DR DRULLINSKY: I work in Long Island at a big hospital, and we have a disproportionate number of elderly patients. In our weekly meetings, we discuss the fact that in the main research centers, patients are 40 to 50 years old. We have 80-year-old patients, yet they want aggressive therapy.

This patient appeared younger than her actual age. We decided to treat her with rituximab/CVP (1.1) and up-front pegfilgrastim. She completed all six cycles, and the only complication was severe bone pain from the pegfilgrastim. She has had complete resolution of all adenopathy.

Where I work, people tend to want aggressive therapy. Patients are living longer and longer, into their eighties and nineties, and sometimes it’s difficult to determine how much therapy someone that age can tolerate. Treating 80- and 90-year-old patients can be anxiety provoking, but sometimes I’m surprised — especially in the new era with growth factor support. I’m just amazed at what you can do with pegfilgrastim and how well patients tolerate therapy.

DR L FARBER: I use a lot of pegfilgrastim — a lot of growth factors in general — but CVP is not a regimen I would automatically put in the category of requiring these. I just wonder if she could have gotten away without the pegfilgrastim. In an elderly person, I may start out with a reduced dose of cyclophosphamide and work my way up.

DR LEONARD: This treatment regimen is certainly reasonable and justifiable and it worked well. Part of this is the art of oncology — evaluating the patient and giving something a try. There will be times we will look at a patient and say, “This patient will do fine,” and often get surprised. Some people tolerate chemotherapy much better than others. I have treated elderly patients who tolerated R-CHOP, and other patients who said, “Don’t bother to do it.” I’ve also had patients whom I thought were going to tolerate chemotherapy but they didn’t because of the toxicities.

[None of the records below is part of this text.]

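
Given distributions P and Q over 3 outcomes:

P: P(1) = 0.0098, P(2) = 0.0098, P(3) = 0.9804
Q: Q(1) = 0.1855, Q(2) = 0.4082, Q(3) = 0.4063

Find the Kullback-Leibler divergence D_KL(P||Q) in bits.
1.1516 bits

D_KL(P||Q) = Σ P(x) log₂(P(x)/Q(x))

Computing term by term:
  P(1)·log₂(P(1)/Q(1)) = 0.0098·log₂(0.0098/0.1855) = -0.04158
  P(2)·log₂(P(2)/Q(2)) = 0.0098·log₂(0.0098/0.4082) = -0.05273
  P(3)·log₂(P(3)/Q(3)) = 0.9804·log₂(0.9804/0.4063) = 1.24592

D_KL(P||Q) = -0.04158 - 0.05273 + 1.24592 = 1.15161 ≈ 1.1516 bits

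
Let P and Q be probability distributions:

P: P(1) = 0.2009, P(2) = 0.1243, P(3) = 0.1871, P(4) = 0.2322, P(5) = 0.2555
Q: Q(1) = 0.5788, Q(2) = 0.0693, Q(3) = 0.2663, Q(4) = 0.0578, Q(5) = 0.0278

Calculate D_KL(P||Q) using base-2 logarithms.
0.9863 bits

D_KL(P||Q) = Σ P(x) log₂(P(x)/Q(x))

Computing term by term:
  P(1)·log₂(P(1)/Q(1)) = 0.2009·log₂(0.2009/0.5788) = -0.30669
  P(2)·log₂(P(2)/Q(2)) = 0.1243·log₂(0.1243/0.0693) = 0.10477
  P(3)·log₂(P(3)/Q(3)) = 0.1871·log₂(0.1871/0.2663) = -0.09528
  P(4)·log₂(P(4)/Q(4)) = 0.2322·log₂(0.2322/0.0578) = 0.46585
  P(5)·log₂(P(5)/Q(5)) = 0.2555·log₂(0.2555/0.0278) = 0.81764

D_KL(P||Q) = -0.30669 + 0.10477 - 0.09528 + 0.46585 + 0.81764 = 0.98629 ≈ 0.9863 bits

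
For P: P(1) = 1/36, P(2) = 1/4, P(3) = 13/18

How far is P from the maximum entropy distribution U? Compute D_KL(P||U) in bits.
0.6023 bits

U(i) = 1/3 for all i

D_KL(P||U) = Σ P(x) log₂(P(x) / (1/3))
           = Σ P(x) log₂(P(x)) + log₂(3)
           = log₂(3) - H(P)

H(P) = -Σ P(x) log₂(P(x)):
  -P(1)·log₂(P(1)) = -(1/36)·log₂(1/36) = 0.14361
  -P(2)·log₂(P(2)) = -(1/4)·log₂(1/4) = 0.50000
  -P(3)·log₂(P(3)) = -(13/18)·log₂(13/18) = 0.33907
H(P) = 0.14361 + 0.50000 + 0.33907 = 0.98268 bits

log₂(3) = 1.58496 bits

D_KL(P||U) = 1.58496 - 0.98268 = 0.60228 ≈ 0.6023 bits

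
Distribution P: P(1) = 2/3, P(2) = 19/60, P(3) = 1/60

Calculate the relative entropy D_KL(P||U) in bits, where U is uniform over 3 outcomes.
0.5712 bits

U(i) = 1/3 for all i

D_KL(P||U) = Σ P(x) log₂(P(x) / (1/3))
           = Σ P(x) log₂(P(x)) + log₂(3)
           = log₂(3) - H(P)

H(P) = -Σ P(x) log₂(P(x)):
  -P(1)·log₂(P(1)) = -(2/3)·log₂(2/3) = 0.38998
  -P(2)·log₂(P(2)) = -(19/60)·log₂(19/60) = 0.52534
  -P(3)·log₂(P(3)) = -(1/60)·log₂(1/60) = 0.09845
H(P) = 0.38998 + 0.52534 + 0.09845 = 1.01377 bits

log₂(3) = 1.58496 bits

D_KL(P||U) = 1.58496 - 1.01377 = 0.57119 ≈ 0.5712 bits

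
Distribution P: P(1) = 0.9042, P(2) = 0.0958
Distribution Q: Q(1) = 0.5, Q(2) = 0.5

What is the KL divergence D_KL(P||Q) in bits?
0.5445 bits

D_KL(P||Q) = Σ P(x) log₂(P(x)/Q(x))

Computing term by term:
  P(1)·log₂(P(1)/Q(1)) = 0.9042·log₂(0.9042/0.5) = 0.77283
  P(2)·log₂(P(2)/Q(2)) = 0.0958·log₂(0.0958/0.5) = -0.22837

D_KL(P||Q) = 0.77283 - 0.22837 = 0.54446 ≈ 0.5445 bits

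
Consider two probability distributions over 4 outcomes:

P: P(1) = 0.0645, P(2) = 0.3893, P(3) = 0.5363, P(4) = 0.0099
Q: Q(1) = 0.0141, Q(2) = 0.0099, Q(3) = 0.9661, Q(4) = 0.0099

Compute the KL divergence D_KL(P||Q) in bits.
1.7483 bits

D_KL(P||Q) = Σ P(x) log₂(P(x)/Q(x))

Computing term by term:
  P(1)·log₂(P(1)/Q(1)) = 0.0645·log₂(0.0645/0.0141) = 0.14149
  P(2)·log₂(P(2)/Q(2)) = 0.3893·log₂(0.3893/0.0099) = 2.06224
  P(3)·log₂(P(3)/Q(3)) = 0.5363·log₂(0.5363/0.9661) = -0.45539
  P(4)·log₂(P(4)/Q(4)) = 0.0099·log₂(0.0099/0.0099) = 0.00000

D_KL(P||Q) = 0.14149 + 2.06224 - 0.45539 + 0.00000 = 1.74834 ≈ 1.7483 bits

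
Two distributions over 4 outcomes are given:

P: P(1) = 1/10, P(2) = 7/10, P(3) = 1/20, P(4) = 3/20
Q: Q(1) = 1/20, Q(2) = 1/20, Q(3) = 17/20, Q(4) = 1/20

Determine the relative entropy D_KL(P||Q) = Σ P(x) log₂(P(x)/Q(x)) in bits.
2.7985 bits

D_KL(P||Q) = Σ P(x) log₂(P(x)/Q(x))

Computing term by term:
  P(1)·log₂(P(1)/Q(1)) = (1/10)·log₂((1/10)/(1/20)) = 0.10000
  P(2)·log₂(P(2)/Q(2)) = (7/10)·log₂((7/10)/(1/20)) = 2.66515
  P(3)·log₂(P(3)/Q(3)) = (1/20)·log₂((1/20)/(17/20)) = -0.20437
  P(4)·log₂(P(4)/Q(4)) = (3/20)·log₂((3/20)/(1/20)) = 0.23774

D_KL(P||Q) = 0.10000 + 2.66515 - 0.20437 + 0.23774 = 2.79852 ≈ 2.7985 bits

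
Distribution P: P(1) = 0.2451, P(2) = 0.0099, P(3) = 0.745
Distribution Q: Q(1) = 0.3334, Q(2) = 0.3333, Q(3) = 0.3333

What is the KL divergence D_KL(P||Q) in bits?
0.7055 bits

D_KL(P||Q) = Σ P(x) log₂(P(x)/Q(x))

Computing term by term:
  P(1)·log₂(P(1)/Q(1)) = 0.2451·log₂(0.2451/0.3334) = -0.10880
  P(2)·log₂(P(2)/Q(2)) = 0.0099·log₂(0.0099/0.3333) = -0.05023
  P(3)·log₂(P(3)/Q(3)) = 0.745·log₂(0.745/0.3333) = 0.86451

D_KL(P||Q) = -0.10880 - 0.05023 + 0.86451 = 0.70548 ≈ 0.7055 bits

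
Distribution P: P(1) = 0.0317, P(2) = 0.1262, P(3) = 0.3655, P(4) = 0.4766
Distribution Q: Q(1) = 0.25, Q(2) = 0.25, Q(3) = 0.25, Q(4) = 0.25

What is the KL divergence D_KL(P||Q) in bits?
0.4250 bits

D_KL(P||Q) = Σ P(x) log₂(P(x)/Q(x))

Computing term by term:
  P(1)·log₂(P(1)/Q(1)) = 0.0317·log₂(0.0317/0.25) = -0.09445
  P(2)·log₂(P(2)/Q(2)) = 0.1262·log₂(0.1262/0.25) = -0.12446
  P(3)·log₂(P(3)/Q(3)) = 0.3655·log₂(0.3655/0.25) = 0.20027
  P(4)·log₂(P(4)/Q(4)) = 0.4766·log₂(0.4766/0.25) = 0.44364

D_KL(P||Q) = -0.09445 - 0.12446 + 0.20027 + 0.44364 = 0.42500 ≈ 0.4250 bits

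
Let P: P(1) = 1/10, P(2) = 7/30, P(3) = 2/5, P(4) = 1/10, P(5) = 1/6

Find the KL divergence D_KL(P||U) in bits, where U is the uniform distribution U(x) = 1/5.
0.2081 bits

U(i) = 1/5 for all i

D_KL(P||U) = Σ P(x) log₂(P(x) / (1/5))
           = Σ P(x) log₂(P(x)) + log₂(5)
           = log₂(5) - H(P)

H(P) = -Σ P(x) log₂(P(x)):
  -P(1)·log₂(P(1)) = -(1/10)·log₂(1/10) = 0.33219
  -P(2)·log₂(P(2)) = -(7/30)·log₂(7/30) = 0.48989
  -P(3)·log₂(P(3)) = -(2/5)·log₂(2/5) = 0.52877
  -P(4)·log₂(P(4)) = -(1/10)·log₂(1/10) = 0.33219
  -P(5)·log₂(P(5)) = -(1/6)·log₂(1/6) = 0.43083
H(P) = 0.33219 + 0.48989 + 0.52877 + 0.33219 + 0.43083 = 2.11387 bits

log₂(5) = 2.32193 bits

D_KL(P||U) = 2.32193 - 2.11387 = 0.20806 ≈ 0.2081 bits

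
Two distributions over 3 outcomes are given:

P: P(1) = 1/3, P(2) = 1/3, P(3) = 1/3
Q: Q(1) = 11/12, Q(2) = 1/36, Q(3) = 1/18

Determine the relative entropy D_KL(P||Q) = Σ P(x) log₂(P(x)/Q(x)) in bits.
1.5702 bits

D_KL(P||Q) = Σ P(x) log₂(P(x)/Q(x))

Computing term by term:
  P(1)·log₂(P(1)/Q(1)) = (1/3)·log₂((1/3)/(11/12)) = -0.48648
  P(2)·log₂(P(2)/Q(2)) = (1/3)·log₂((1/3)/(1/36)) = 1.19499
  P(3)·log₂(P(3)/Q(3)) = (1/3)·log₂((1/3)/(1/18)) = 0.86165

D_KL(P||Q) = -0.48648 + 1.19499 + 0.86165 = 1.57016 ≈ 1.5702 bits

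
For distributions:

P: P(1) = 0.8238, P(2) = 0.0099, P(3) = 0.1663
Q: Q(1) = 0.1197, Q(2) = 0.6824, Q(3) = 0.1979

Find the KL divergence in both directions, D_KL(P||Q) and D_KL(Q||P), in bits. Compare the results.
D_KL(P||Q) = 2.1903 bits, D_KL(Q||P) = 3.8840 bits. D_KL(Q||P) is larger than D_KL(P||Q) by 1.6937 bits; the two directions differ.

D_KL(P||Q) = Σ P(x) log₂(P(x)/Q(x))

Computing term by term:
  P(1)·log₂(P(1)/Q(1)) = 0.8238·log₂(0.8238/0.1197) = 2.29253
  P(2)·log₂(P(2)/Q(2)) = 0.0099·log₂(0.0099/0.6824) = -0.06046
  P(3)·log₂(P(3)/Q(3)) = 0.1663·log₂(0.1663/0.1979) = -0.04174

D_KL(P||Q) = 2.29253 - 0.06046 - 0.04174 = 2.19033 ≈ 2.1903 bits

D_KL(Q||P) = Σ Q(x) log₂(Q(x)/P(x))

Computing term by term:
  Q(1)·log₂(Q(1)/P(1)) = 0.1197·log₂(0.1197/0.8238) = -0.33311
  Q(2)·log₂(Q(2)/P(2)) = 0.6824·log₂(0.6824/0.0099) = 4.16745
  Q(3)·log₂(Q(3)/P(3)) = 0.1979·log₂(0.1979/0.1663) = 0.04967

D_KL(Q||P) = -0.33311 + 4.16745 + 0.04967 = 3.88401 ≈ 3.8840 bits

These are NOT equal (difference: 1.6937 bits). KL divergence is asymmetric: D_KL(P||Q) ≠ D_KL(Q||P) in general.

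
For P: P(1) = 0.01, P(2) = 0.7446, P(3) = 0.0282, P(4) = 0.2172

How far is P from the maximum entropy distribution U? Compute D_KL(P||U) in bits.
0.9931 bits

U(i) = 1/4 for all i

D_KL(P||U) = Σ P(x) log₂(P(x) / (1/4))
           = Σ P(x) log₂(P(x)) + log₂(4)
           = log₂(4) - H(P)

H(P) = -Σ P(x) log₂(P(x)):
  -P(1)·log₂(P(1)) = -(0.01)·log₂(0.01) = 0.06644
  -P(2)·log₂(P(2)) = -(0.7446)·log₂(0.7446) = 0.31680
  -P(3)·log₂(P(3)) = -(0.0282)·log₂(0.0282) = 0.14518
  -P(4)·log₂(P(4)) = -(0.2172)·log₂(0.2172) = 0.47847
H(P) = 0.06644 + 0.31680 + 0.14518 + 0.47847 = 1.00689 bits

log₂(4) = 2.00000 bits

D_KL(P||U) = 2.00000 - 1.00689 = 0.99311 ≈ 0.9931 bits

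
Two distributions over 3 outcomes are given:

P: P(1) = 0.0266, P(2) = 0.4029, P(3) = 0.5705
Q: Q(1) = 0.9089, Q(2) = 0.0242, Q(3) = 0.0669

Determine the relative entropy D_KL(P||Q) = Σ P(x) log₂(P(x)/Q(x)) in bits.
3.2633 bits

D_KL(P||Q) = Σ P(x) log₂(P(x)/Q(x))

Computing term by term:
  P(1)·log₂(P(1)/Q(1)) = 0.0266·log₂(0.0266/0.9089) = -0.13552
  P(2)·log₂(P(2)/Q(2)) = 0.4029·log₂(0.4029/0.0242) = 1.63470
  P(3)·log₂(P(3)/Q(3)) = 0.5705·log₂(0.5705/0.0669) = 1.76407

D_KL(P||Q) = -0.13552 + 1.63470 + 1.76407 = 3.26325 ≈ 3.2633 bits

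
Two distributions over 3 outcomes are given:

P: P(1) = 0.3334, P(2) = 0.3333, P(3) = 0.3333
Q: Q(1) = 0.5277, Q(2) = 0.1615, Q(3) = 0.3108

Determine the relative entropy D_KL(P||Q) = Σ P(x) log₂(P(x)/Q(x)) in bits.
0.1611 bits

D_KL(P||Q) = Σ P(x) log₂(P(x)/Q(x))

Computing term by term:
  P(1)·log₂(P(1)/Q(1)) = 0.3334·log₂(0.3334/0.5277) = -0.22087
  P(2)·log₂(P(2)/Q(2)) = 0.3333·log₂(0.3333/0.1615) = 0.34839
  P(3)·log₂(P(3)/Q(3)) = 0.3333·log₂(0.3333/0.3108) = 0.03361

D_KL(P||Q) = -0.22087 + 0.34839 + 0.03361 = 0.16113 ≈ 0.1611 bits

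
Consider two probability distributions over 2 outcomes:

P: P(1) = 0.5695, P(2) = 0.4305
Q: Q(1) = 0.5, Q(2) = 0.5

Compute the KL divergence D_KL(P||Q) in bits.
0.0140 bits

D_KL(P||Q) = Σ P(x) log₂(P(x)/Q(x))

Computing term by term:
  P(1)·log₂(P(1)/Q(1)) = 0.5695·log₂(0.5695/0.5) = 0.10693
  P(2)·log₂(P(2)/Q(2)) = 0.4305·log₂(0.4305/0.5) = -0.09295

D_KL(P||Q) = 0.10693 - 0.09295 = 0.01398 ≈ 0.0140 bits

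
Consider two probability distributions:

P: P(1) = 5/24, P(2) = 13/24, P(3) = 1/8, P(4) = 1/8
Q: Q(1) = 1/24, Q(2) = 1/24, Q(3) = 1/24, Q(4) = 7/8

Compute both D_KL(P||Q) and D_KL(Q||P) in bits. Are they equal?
D_KL(P||Q) = 2.3353 bits, D_KL(Q||P) = 2.1395 bits. No, they are not equal.

D_KL(P||Q) = Σ P(x) log₂(P(x)/Q(x))

Computing term by term:
  P(1)·log₂(P(1)/Q(1)) = (5/24)·log₂((5/24)/(1/24)) = 0.48374
  P(2)·log₂(P(2)/Q(2)) = (13/24)·log₂((13/24)/(1/24)) = 2.00440
  P(3)·log₂(P(3)/Q(3)) = (1/8)·log₂((1/8)/(1/24)) = 0.19812
  P(4)·log₂(P(4)/Q(4)) = (1/8)·log₂((1/8)/(7/8)) = -0.35092

D_KL(P||Q) = 0.48374 + 2.00440 + 0.19812 - 0.35092 = 2.33534 ≈ 2.3353 bits

D_KL(Q||P) = Σ Q(x) log₂(Q(x)/P(x))

Computing term by term:
  Q(1)·log₂(Q(1)/P(1)) = (1/24)·log₂((1/24)/(5/24)) = -0.09675
  Q(2)·log₂(Q(2)/P(2)) = (1/24)·log₂((1/24)/(13/24)) = -0.15418
  Q(3)·log₂(Q(3)/P(3)) = (1/24)·log₂((1/24)/(1/8)) = -0.06604
  Q(4)·log₂(Q(4)/P(4)) = (7/8)·log₂((7/8)/(1/8)) = 2.45644

D_KL(Q||P) = -0.09675 - 0.15418 - 0.06604 + 2.45644 = 2.13947 ≈ 2.1395 bits

These are NOT equal (difference: 0.1958 bits). KL divergence is asymmetric: D_KL(P||Q) ≠ D_KL(Q||P) in general.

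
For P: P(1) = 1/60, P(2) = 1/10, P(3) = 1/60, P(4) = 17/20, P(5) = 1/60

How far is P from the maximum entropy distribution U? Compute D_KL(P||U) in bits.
1.4951 bits

U(i) = 1/5 for all i

D_KL(P||U) = Σ P(x) log₂(P(x) / (1/5))
           = Σ P(x) log₂(P(x)) + log₂(5)
           = log₂(5) - H(P)

H(P) = -Σ P(x) log₂(P(x)):
  -P(1)·log₂(P(1)) = -(1/60)·log₂(1/60) = 0.09845
  -P(2)·log₂(P(2)) = -(1/10)·log₂(1/10) = 0.33219
  -P(3)·log₂(P(3)) = -(1/60)·log₂(1/60) = 0.09845
  -P(4)·log₂(P(4)) = -(17/20)·log₂(17/20) = 0.19930
  -P(5)·log₂(P(5)) = -(1/60)·log₂(1/60) = 0.09845
H(P) = 0.09845 + 0.33219 + 0.09845 + 0.19930 + 0.09845 = 0.82684 bits

log₂(5) = 2.32193 bits

D_KL(P||U) = 2.32193 - 0.82684 = 1.49509 ≈ 1.4951 bits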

We’re not perfect and a lot of this is trial and error. You have to choose a treatment that agrees with your judgment and the patient’s wishes. If it works, just stick with it. In this case, it worked, but sometimes it doesn’t and you have to cut back. If she had not tolerated the CVP, you could have eliminated that and given her rituximab, or cut back to the oral alkylater with or without rituximab.